Размер шрифта
-
+

В ставке Гитлера. Воспоминания немецкого генерала. 1939-1945 - стр. 21

Кроме того, я прилагал немало усилий, чтобы поддерживать, насколько это было возможно, личный контакт со своим начальством. Первый рейс, который я совершил с этой целью примерно 10 сентября, был в Ильнау, в Верхнюю Силезию, куда поезд фюрера переехал из Померании. У меня опять-таки создалось впечатление лагеря, живущего в состоянии лихорадочной активности, абсолютно чуждой для нормальной жизни верховной ставки. Несмотря на успешные операции в Польше и продолжающееся затишье на западе, у человека, прибывшего в ставку, вскоре создавалось безошибочное впечатление, что находившимся там людям неспокойно. Особенно это проявлялось в энергичных усилиях, направленных на создание армейских резервов. Для этого Гитлер сначала потребовал увеличения людских ресурсов, мобилизацию которых поручили Гиммлеру и Далюге, и создал «полицейскую дивизию». Объяснение могло быть одно, выдвинутое официально: в полиции большой резерв хорошо подготовленного личного состава. Партийная и политическая подоплека этой меры обеспокоила, однако, даже Кейтеля; Йодль ухитрился уйти от необходимости занять определенную позицию в этом первом щекотливом деле такого рода. Но это ничего не меняло, и штабу Йодля с помощью отдела «Л» пришлось готовить необходимые приказы – факт, который в глазах армии еще теснее связал ОКВ с партией.

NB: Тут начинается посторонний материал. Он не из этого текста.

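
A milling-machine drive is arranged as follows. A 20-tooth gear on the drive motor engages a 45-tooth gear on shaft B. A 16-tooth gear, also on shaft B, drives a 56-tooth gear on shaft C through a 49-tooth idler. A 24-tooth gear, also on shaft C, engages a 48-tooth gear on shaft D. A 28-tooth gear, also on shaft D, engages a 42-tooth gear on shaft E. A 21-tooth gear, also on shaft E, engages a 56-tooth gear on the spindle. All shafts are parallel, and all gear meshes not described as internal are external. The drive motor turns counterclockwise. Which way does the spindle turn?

the drive motor → shaft B: external mesh, 1 reversal → CW.
shaft B → shaft C: driver → idler → driven is 2 external meshes, 2 reversals → CW.
shaft C → shaft D: external mesh, 1 reversal → CCW.
shaft D → shaft E: external mesh, 1 reversal → CW.
shaft E → the spindle: external mesh, 1 reversal → CCW.
6 reversals in total — an even number — so the spindle turns the same way as the drive motor.

counterclockwise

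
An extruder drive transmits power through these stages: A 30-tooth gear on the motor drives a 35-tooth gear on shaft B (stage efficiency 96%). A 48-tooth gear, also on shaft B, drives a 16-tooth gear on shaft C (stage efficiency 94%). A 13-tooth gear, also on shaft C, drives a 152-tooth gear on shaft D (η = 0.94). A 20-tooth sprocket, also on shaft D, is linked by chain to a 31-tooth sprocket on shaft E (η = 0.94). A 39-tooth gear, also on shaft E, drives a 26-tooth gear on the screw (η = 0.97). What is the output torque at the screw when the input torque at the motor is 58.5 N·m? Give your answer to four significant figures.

After the gear mesh (35/30): 58.5 × 1.1667 × 0.96 = 65.52 N·m
After the gear mesh (16/48): 65.52 × 0.33333 × 0.94 = 20.53 N·m
After the gear mesh (152/13): 20.53 × 11.692 × 0.94 = 225.64 N·m
After the chain (31/20): 225.64 × 1.55 × 0.94 = 328.75 N·m
After the gear mesh (26/39): 328.75 × 0.66667 × 0.97 = 212.59 N·m

212.6 N·m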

Вторжение Красной армии на территорию Польши представило мне еще одно, даже более убедительное, доказательство того, что у нас изначально не было организованной ставки, способной действовать самостоятельно или давать указания другим. Примерно в полночь с 16 на 17 сентября мне в Берлин позвонил наш военный атташе в Москве генерал Кёстринг и сообщил о неминуемом вторжении русских частей в Восточную Польшу. Кёстринг, как он позднее признался, был явно не в курсе планов наверху; на другом конце телефонного провода я, начальник оперативного отдела ОКВ, счел его информацию невразумительной, так как понятия не имел ни о каких договоренностях по этому поводу или о возможности, что такое может произойти. Единственное, что мне оставалось, – так это заверить его, что сразу же передам его сообщение. Даже Кейтель и Йодль ничего об этом не знали. Один из них, впервые услышав о выдвижении русских, ответил шокирующим вопросом: «Кто против?» Ценные часы были затрачены на подготовку соответствующих приказов. Серьезные и кровопролитные столкновения между немецкими и русскими войсками становились теперь реальнее, поскольку они продвигались навстречу друг другу и их разделяли лишь остатки польской армии, а местами наши армии уже выдвинулись на 200 километров за демаркационную линию, о которой Риббентроп договорился с русскими, но не проинформировал об этом вермахт.

17 сентября во второй половине дня русский военный атташе в Берлине появился в сопровождении адмирала Канариса в отделе «Л» на Бендлерштрассе, чтобы получить от меня информацию относительно целей наступления и передвижений, осуществляемых германскими войсками в Польше. Это был полковник, одетый в коричневый военный китель, и он прослушал мою информацию с каменным лицом, не произнеся ни слова. Наша встреча имела важное продолжение. На следующее утро Йодль рассказал мне по телефону, что прошлой ночью Сталин сам позвонил из Москвы Риббентропу и сурово его упрекал за то, что, согласно сообщению русского военного атташе, немецкие войска намереваются занять нефтяное месторождение Дрогобыч в Южной Польше. Это, сказал он, нарушение демаркационной линии, установленной в секретном приложении к договору от 23 августа. Зная о нашей нехватке нефти, но не ведая об этом договоре, во время встречи с военным атташе я особо подчеркнул нашу заинтересованность в этой территории. Итак, я почувствовал, что стану первым жертвенным барашком, возложенным на алтарь столь сомнительной русско-германской дружбы. Но потом я узнал от Йодля, что, когда Риббентроп протестовал против военного вмешательства и нарушения его политических планов, Гитлер набросился на министерство иностранных дел и выгнал его со словами: «Когда во время войны дипломаты делают ошибки, их всегда ставят в вину солдатам». Дело было закрыто без всяких дальнейших последствий. Но, как зачастую случалось и позднее, никто не сделал из этого очевидного вывода о необходимости реального сотрудничества между министерством иностранных дел и высшим командованием, хотя оба подчинялись Гитлеру, а министр иностранных дел постоянно находился рядом. Риббентроп, Гиммлер и Ламмерс, начальник рейхсканцелярии, постоянно сопровождали Гитлера и считались частью ставки фюрера; у них был свой собственный поезд с кодовым названием «Генрих».